Est-ce que votre service de développement économique est performant ?

Par Jean Lepage

Les services et les organismes de développement économique désirent tous démontrer leur impact par des retombées directes et quantifiables. D’une part, ils veulent s’assurer que leurs efforts soient reconnus par la communauté d’affaires. D’autre part, des résultats probants leur permettent de répondre aux attentes de leurs bailleurs de fonds. 

Afin de mesurer leur impact, la plupart des services utilisent au moins quatre variables: la création d’emplois, l’investissement, le nombre d’entreprises accompagnées et dans une moindre mesure, les retombées fiscales. 

Même si la plupart des villes et des régions les voient comme indispensables, l’impact de leur service de développement économique est rarement immédiat et leur valeur ajoutée est très difficile à mesurer. D’une part, parce que dans les entreprises où elles interviennent génèrent des retombées à plus long terme. D’autre part, parce que le travail des développeurs économiques est souvent influencé par des facteurs socio-économiques qui sont hors de leur contrôle.
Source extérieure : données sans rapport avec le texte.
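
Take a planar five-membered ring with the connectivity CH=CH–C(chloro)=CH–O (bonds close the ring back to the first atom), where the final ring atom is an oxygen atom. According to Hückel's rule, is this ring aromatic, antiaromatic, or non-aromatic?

All ring atoms are sp² and supply a p orbital to the ring (the double-bond atoms are sp², each contributing one p electron; the oxygen donates one lone pair from its p orbital); the conjugation is uninterrupted.
π-electron count: 2 × 2 = 4 from the double-bond units + 2 from the O atom = 6.
That gives a 4n+2 count (6, n = 1).

Aromatic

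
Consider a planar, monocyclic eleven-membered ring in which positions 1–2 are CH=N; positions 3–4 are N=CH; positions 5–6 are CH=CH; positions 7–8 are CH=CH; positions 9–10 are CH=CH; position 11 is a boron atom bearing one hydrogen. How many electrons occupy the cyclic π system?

10

Check conjugation: every atom in a ring double bond is sp² and brings one electron to the p orbital; each =N– nitrogen is pyridine-type (lone pair in the sp² plane, one electron in the p orbital); the boron has an empty p orbital — every position has a p orbital, so the cyclic π system is continuous.
Adding the contributions, 5 × 2 = 10 from the double-bond units + 0 from the BH atom = 10.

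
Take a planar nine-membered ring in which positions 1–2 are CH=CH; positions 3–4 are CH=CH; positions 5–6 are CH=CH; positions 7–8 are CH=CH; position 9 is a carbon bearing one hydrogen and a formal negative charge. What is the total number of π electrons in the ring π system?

10

All ring atoms are sp² and supply a p orbital to the ring (each doubly-bonded ring atom is sp² with one p-orbital electron; the carbanion's lone pair occupies the p orbital); the conjugation is uninterrupted.
π-electron count: 4 × 2 = 8 from the double-bond units + 2 from the CH(-) atom = 10.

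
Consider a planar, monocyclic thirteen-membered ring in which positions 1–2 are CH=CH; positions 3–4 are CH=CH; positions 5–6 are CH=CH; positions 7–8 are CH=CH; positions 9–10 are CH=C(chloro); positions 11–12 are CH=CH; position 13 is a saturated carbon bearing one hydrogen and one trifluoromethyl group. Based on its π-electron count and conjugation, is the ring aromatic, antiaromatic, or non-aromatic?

At the CH(trifluoromethyl) position, that saturated carbon is sp³ and has no p orbital in the ring π system; the ring's p-orbital overlap is broken there.
Without a continuous loop of overlapping p orbitals the Hückel electron count never comes into play.

Non-aromatic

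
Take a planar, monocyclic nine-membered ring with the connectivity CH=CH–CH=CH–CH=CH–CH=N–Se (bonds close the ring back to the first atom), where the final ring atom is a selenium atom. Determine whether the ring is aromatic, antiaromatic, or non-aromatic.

Aromatic

All ring atoms are sp² and supply a p orbital to the ring (every atom in a ring double bond is sp² and brings one electron to the p orbital; the doubly-bonded nitrogens are pyridine-type — their lone pairs lie in the ring plane, leaving one electron in the p orbital; the selenium donates one lone pair from its p orbital); the conjugation is uninterrupted.
Adding the contributions, 4 × 2 = 8 from the double-bond units + 2 from the Se atom = 10.
Since 10 = 4·2 + 2, the ring meets the 4n+2 criterion.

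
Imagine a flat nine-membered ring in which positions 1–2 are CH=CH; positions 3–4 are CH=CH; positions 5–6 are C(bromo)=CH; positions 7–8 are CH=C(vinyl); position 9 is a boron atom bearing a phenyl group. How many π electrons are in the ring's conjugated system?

All ring atoms are sp² and supply a p orbital to the ring (each doubly-bonded ring atom is sp² with one p-orbital electron; the boron has an empty p orbital); the conjugation is uninterrupted.
Adding the contributions, 4 × 2 = 8 from the double-bond units + 0 from the B(phenyl) atom = 8.

8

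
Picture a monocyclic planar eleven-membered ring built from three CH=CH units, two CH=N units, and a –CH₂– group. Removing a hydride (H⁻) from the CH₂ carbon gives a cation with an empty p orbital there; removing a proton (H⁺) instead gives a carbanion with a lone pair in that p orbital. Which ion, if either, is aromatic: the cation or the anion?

Both ions have a continuous loop of p orbitals — each ring atom is sp².
Cation: 5 × 2 + 0 = 10 π electrons → 4(2)+2, aromatic.
Anion: 5 × 2 + 2 = 12 π electrons → 4(3), antiaromatic.

The cation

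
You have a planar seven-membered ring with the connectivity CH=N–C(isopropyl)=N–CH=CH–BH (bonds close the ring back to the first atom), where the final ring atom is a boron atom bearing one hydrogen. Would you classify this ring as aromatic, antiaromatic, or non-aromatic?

Aromatic

Every ring atom contributes a p orbital perpendicular to the ring (every atom in a ring double bond is sp² and brings one electron to the p orbital; each sp² =N– keeps its lone pair in-plane and puts one electron into the π system; the boron has an empty p orbital), so the π system is cyclic and fully conjugated.
Tallying contributions gives 3 × 2 = 6 from the double-bond units + 0 from the BH atom = 6.
That gives a 4n+2 count (6, n = 1).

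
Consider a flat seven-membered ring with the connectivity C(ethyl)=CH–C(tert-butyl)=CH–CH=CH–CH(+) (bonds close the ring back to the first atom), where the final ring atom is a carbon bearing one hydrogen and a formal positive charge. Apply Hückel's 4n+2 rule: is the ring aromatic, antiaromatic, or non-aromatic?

The p orbitals form a continuous loop: each doubly-bonded ring atom is sp² with one p-orbital electron; the carbocation has an empty p orbital. The ring is fully conjugated.
Adding the contributions, 3 × 2 = 6 from the double-bond units + 0 from the CH(+) atom = 6.
6 = 4(1) + 2, which satisfies Hückel's 4n+2 rule.

Aromatic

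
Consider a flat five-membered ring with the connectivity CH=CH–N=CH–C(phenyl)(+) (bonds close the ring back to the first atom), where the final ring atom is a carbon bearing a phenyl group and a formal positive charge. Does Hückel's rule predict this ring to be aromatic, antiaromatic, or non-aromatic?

Antiaromatic

Every ring atom contributes a p orbital perpendicular to the ring (every atom in a ring double bond is sp² and brings one electron to the p orbital; the doubly-bonded nitrogens are pyridine-type — their lone pairs lie in the ring plane, leaving one electron in the p orbital; the carbocation has an empty p orbital), so the π system is cyclic and fully conjugated.
Adding the contributions, 2 × 2 = 4 from the double-bond units + 0 from the C(phenyl)(+) atom = 4.
4 is a 4n count (n = 1), so the planar conjugated ring is antiaromatic.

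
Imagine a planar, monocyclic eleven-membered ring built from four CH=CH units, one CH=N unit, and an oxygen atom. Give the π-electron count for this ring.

Every ring atom contributes a p orbital perpendicular to the ring (each doubly-bonded ring atom is sp² with one p-orbital electron; each sp² =N– keeps its lone pair in-plane and puts one electron into the π system; the oxygen donates one lone pair from its p orbital), so the π system is cyclic and fully conjugated.
Adding the contributions, 5 × 2 = 10 from the double-bond units + 2 from the O atom = 12.

12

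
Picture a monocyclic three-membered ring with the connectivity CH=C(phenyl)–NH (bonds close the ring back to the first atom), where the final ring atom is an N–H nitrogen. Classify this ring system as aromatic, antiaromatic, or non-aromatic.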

Tenter de mesurer l’impact du développement économique avec exactitude, constitue une tâche titanesque, mais possible. 

Une stratégie de développement économique basée sur les exportations et l’attraction des investissements étrangers a peu d’impact économique.

Depuis plusieurs années, l’Institut de recherche Brookings suit l’évolution de 28 métropoles américaines qui se sont toutes engagées envers les mêmes cibles économiques ; 1- l’accroissement des exportations et 2- l’attraction des investissements étrangers. Elles y consacrent beaucoup d’énergie, convaincues que leur engagement envers ces cibles aura un impact significatif sur la prospérité de leur collectivité. 

Mesurer l’impact du développement économique est difficile

Selon l’Institut, il sera impossible de mesurer l’impact d’une stratégie de développement économique basée sur les exportations et l’attraction des investissements étrangers

Pourquoi? Parce les données ne sont pas compilées selon les municipalités. La seule façon d’y parvenir c’est en collectant directement les données auprès des entreprises concernées via une enquête approfondie, que l’on réalise chaque année. Cependant, cette façon de faire est vouée à l’échec. L’acquisition et de traitement de toutes ces données nécessite des ressources qui dépassent la capacité de la plupart des services de développement économique. De plus, ces données n’existent pas, parce que les entreprises ne les compilent tout simplement pas. Et même si elles le faisaient, le mode de compilation serait différent d’une entreprise à l’autre, ce qui rendrait toutes comparaisons impossibles.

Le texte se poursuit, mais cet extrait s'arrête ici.